Para aqueles que se interessam pela doce sensação da inocência no micro, deixo as seguintes recomendações de filmes: “Local Hero” e “Saving Grace”, distribuídos nas locadoras como “Momento Inesquecivel” e “O Barato de Grace”.
Muito legal seu texto, Fernando. Fui atrás do que mais você tivesse escrito no Haja.
ResponderExcluirNo texto de hoje, essa história de "um trabalho de formiguinha, a ser feito crescente após minguante, aldeia após vila, alma por alma, geração a geração" mais parece descrição de uma sucessão de vidas - pra quem acredita em vidas passadas.
Do seu texto do início de julho, marquei isto:
"... o único aparelho que mediava o humano consigo mesmo, através da oferta artificial de imagens, como se fosse um buffet a quilo de identidades para consumo pessoal." Pesado, mas verdadeiro. Que coisa, né, a gente vive consumindo: imagens (como as da TV), músicas, comida, sexo, drogas (legais ou ilegais). Aí fica difícil apontar o dedo pra alguém e dizer: "Você é um viciado!"
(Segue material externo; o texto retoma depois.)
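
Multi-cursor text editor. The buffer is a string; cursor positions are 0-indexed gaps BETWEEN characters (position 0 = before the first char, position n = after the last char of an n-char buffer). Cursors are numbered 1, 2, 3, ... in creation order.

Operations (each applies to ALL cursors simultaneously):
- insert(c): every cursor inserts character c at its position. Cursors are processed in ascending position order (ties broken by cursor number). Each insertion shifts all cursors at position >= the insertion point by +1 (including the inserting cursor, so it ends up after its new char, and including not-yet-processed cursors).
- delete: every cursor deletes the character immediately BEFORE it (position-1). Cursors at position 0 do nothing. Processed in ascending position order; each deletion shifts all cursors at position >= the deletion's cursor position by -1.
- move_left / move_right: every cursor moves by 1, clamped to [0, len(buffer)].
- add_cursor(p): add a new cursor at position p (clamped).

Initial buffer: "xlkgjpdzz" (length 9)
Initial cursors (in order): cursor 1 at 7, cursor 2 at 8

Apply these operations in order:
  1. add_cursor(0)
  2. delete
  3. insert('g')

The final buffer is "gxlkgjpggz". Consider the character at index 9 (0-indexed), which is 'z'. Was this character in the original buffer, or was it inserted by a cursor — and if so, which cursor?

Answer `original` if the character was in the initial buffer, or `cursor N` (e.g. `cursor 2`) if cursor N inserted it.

After op 1 (add_cursor(0)): buffer="xlkgjpdzz" (len 9), cursors c3@0 c1@7 c2@8, authorship .........
After op 2 (delete): buffer="xlkgjpz" (len 7), cursors c3@0 c1@6 c2@6, authorship .......
After op 3 (insert('g')): buffer="gxlkgjpggz" (len 10), cursors c3@1 c1@9 c2@9, authorship 3......12.
Authorship (.=original, N=cursor N): 3 . . . . . . 1 2 .
Index 9: author = original

Answer: original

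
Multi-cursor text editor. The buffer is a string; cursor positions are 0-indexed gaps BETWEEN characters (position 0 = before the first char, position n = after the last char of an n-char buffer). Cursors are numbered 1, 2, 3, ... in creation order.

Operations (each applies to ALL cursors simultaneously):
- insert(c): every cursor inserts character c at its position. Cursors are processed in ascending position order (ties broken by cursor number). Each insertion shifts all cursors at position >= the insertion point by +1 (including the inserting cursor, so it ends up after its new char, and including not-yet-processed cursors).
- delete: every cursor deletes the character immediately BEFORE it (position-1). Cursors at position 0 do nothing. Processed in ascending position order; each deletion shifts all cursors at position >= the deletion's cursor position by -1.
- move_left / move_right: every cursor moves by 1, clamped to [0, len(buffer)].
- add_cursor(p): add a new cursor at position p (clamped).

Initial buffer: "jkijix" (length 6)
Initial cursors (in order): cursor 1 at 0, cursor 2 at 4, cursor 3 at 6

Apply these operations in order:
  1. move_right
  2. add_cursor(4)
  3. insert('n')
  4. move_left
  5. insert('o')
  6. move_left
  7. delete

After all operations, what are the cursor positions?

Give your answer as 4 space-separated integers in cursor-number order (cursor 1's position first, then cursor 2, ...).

After op 1 (move_right): buffer="jkijix" (len 6), cursors c1@1 c2@5 c3@6, authorship ......
After op 2 (add_cursor(4)): buffer="jkijix" (len 6), cursors c1@1 c4@4 c2@5 c3@6, authorship ......
After op 3 (insert('n')): buffer="jnkijninxn" (len 10), cursors c1@2 c4@6 c2@8 c3@10, authorship .1...4.2.3
After op 4 (move_left): buffer="jnkijninxn" (len 10), cursors c1@1 c4@5 c2@7 c3@9, authorship .1...4.2.3
After op 5 (insert('o')): buffer="jonkijonionxon" (len 14), cursors c1@2 c4@7 c2@10 c3@13, authorship .11...44.22.33
After op 6 (move_left): buffer="jonkijonionxon" (len 14), cursors c1@1 c4@6 c2@9 c3@12, authorship .11...44.22.33
After op 7 (delete): buffer="onkiononon" (len 10), cursors c1@0 c4@4 c2@6 c3@8, authorship 11..442233

Answer: 0 6 8 4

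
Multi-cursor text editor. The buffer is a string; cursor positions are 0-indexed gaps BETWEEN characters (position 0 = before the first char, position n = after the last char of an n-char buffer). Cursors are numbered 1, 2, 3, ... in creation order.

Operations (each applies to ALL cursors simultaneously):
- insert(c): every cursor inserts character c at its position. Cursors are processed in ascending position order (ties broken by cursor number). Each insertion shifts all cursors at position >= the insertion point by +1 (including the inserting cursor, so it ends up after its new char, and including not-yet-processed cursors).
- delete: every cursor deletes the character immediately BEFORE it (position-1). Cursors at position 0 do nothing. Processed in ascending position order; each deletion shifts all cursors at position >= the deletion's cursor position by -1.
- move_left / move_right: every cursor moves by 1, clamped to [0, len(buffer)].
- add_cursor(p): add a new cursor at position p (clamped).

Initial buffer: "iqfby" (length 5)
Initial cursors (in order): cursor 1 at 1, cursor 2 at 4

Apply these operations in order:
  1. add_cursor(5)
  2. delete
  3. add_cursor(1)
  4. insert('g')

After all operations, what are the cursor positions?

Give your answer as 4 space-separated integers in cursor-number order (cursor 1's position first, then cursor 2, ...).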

Matias prezado, por gentileza do Tiago foi-me concedido esse valioso espaço para escrever. Fico grato que vc tenha me procurado no Haja, ainda que eu tenha tido apenas esses poucos posts. Estamos vivendo uma época dourada para os amadores. Armados com uma vasta munição de informação, alimentada pela internet, podemos tratar com mais desembaraço dos interesses que nos definem. Pela frente vêm tempos muito estimulantes...
ResponderExcluirTempos estimulantes... Talvez parecido com o que aconteceu quando a imprensa foi inventada na Europa.